PS: achso eine klein frage: Wozu denn unbedingt so viel Space... was hast du damit bitte vor?


----------



## BruniGunde (20. Mai 2007)

Ich kann http://www.hosteurope.de/ eigentlich nur empfehlen Preis / Leistung ist sehr gut. Und wer braucht bei 100 GB Traffic schon noch unlimited ^^


----------



## Flex (20. Mai 2007)

BruniGunde hat gesagt.:


> Ich kann http://www.hosteurope.de/ eigentlich nur empfehlen Preis / Leistung ist sehr gut. Und wer braucht bei 100 GB Traffic schon noch unlimited ^^



Also ich hab diesen Monat spontan ein paar kleine Videos zu Warhammer: Online gehostet und der Link ist anscheinend rumgewandert...

Zumindest hab ich mittlerweile knapp 1.2TB Traffic verursacht...
Wäre mir das auf meinem alten Webspace passiert (50GB Traffic), wäre ich wohl um einiges ärmer gewesen, als jetzt mit meinem unlimited Traffic...


----------



## BruniGunde (20. Mai 2007)

Videos hostet man am besten ja auch bei den ganzen UploadServices


----------



## Flex (20. Mai 2007)

Es waren LiveStreaming Videos.

Und das war auch nicht das was ich sagen wollte, sondern dass es in der heutigen Internetgesellschaft deine Seite einem nur mal gefallen braucht und die Mundpropaganda macht dann den Rest.
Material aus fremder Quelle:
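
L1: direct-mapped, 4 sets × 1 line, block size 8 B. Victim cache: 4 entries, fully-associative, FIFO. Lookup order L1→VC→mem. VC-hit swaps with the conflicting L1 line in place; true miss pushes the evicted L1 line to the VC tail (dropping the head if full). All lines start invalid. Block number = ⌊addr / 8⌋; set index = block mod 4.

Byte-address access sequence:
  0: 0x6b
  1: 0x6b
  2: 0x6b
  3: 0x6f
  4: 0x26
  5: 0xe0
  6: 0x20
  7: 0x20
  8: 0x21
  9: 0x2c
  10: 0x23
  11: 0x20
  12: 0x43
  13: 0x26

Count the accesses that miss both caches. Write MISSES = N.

0: 0x6b (blk 13, set 1) → MISS  vc=[]
1: 0x6b (blk 13, set 1) → L1-HIT  vc=[]
2: 0x6b (blk 13, set 1) → L1-HIT  vc=[]
3: 0x6f (blk 13, set 1) → L1-HIT  vc=[]
4: 0x26 (blk 4, set 0) → MISS  vc=[]
5: 0xe0 (blk 28, set 0) → MISS  vc=[4]
6: 0x20 (blk 4, set 0) → VC-HIT  vc=[28]
7: 0x20 (blk 4, set 0) → L1-HIT  vc=[28]
8: 0x21 (blk 4, set 0) → L1-HIT  vc=[28]
9: 0x2c (blk 5, set 1) → MISS  vc=[28, 13]
10: 0x23 (blk 4, set 0) → L1-HIT  vc=[28, 13]
11: 0x20 (blk 4, set 0) → L1-HIT  vc=[28, 13]
12: 0x43 (blk 8, set 0) → MISS  vc=[28, 13, 4]
13: 0x26 (blk 4, set 0) → VC-HIT  vc=[28, 13, 8]

MISSES = 5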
Die Visits häufen sich und je nachdem wie umfangreich deine Website ist oder du vielleicht noch Dinge bereitstellst, könnte man darunter leiden...

Ich möchte ohne die Option von unlimitiertem Traffic nicht mehr leben.


----------



## GiFt-ZwErG (20. Mai 2007)

OskarMRz hat gesagt.:


> Ich bin zur Zeit bei ovh.de Die haben billige und gute Angebote, und wenn mal was nicht passt ist es schnell public und Problem behoben, obwohl bei Webhosting noch nie Probleme bei denen gehabt. Ich kann das nur wärmstens empfehlen.




Finde auf der Seite NIRGENDWO UNLIMITED SPACE...
Lese dir doch bitte nochmal die Anfrage des Threaderstellers durch...
Ich habs beim letzten Post sogar nochmal erwähnt...


MFG


----------



## webteddy (20. Mai 2007)

Von unimited Space ist doch nirgends die Rede...evtl. solltest du dir den Eingangsthread nochmal genau ansehen...

@ LOK => Hm...ich kann deinen Ärger nicht teilen. Bisher hatte alles bei mir super geklappt.

Gruß

Webteddy


----------



## LOK (20. Mai 2007)

@webteddy:
joa... wir gesagt waerend der Vertragslaufzeit war es auch ganz nett... nur halt paar ausfaelle, die dann laenger dauerten (mehrer Stunden definitiv).... aber fuer den preis zu verkraften...

nur als ich gekuendigt habe war es halt etwas krass (etwas unfreundlich vorallem... so ganz unter dem motto "danach hoeren Sie nichts mehr von uns" das hat ein Servicemitarbeiter gesagt)... und das sollte auch nicht sein so habe ich jetzt auch einen 2. Vertrag dort gekuendigt


----------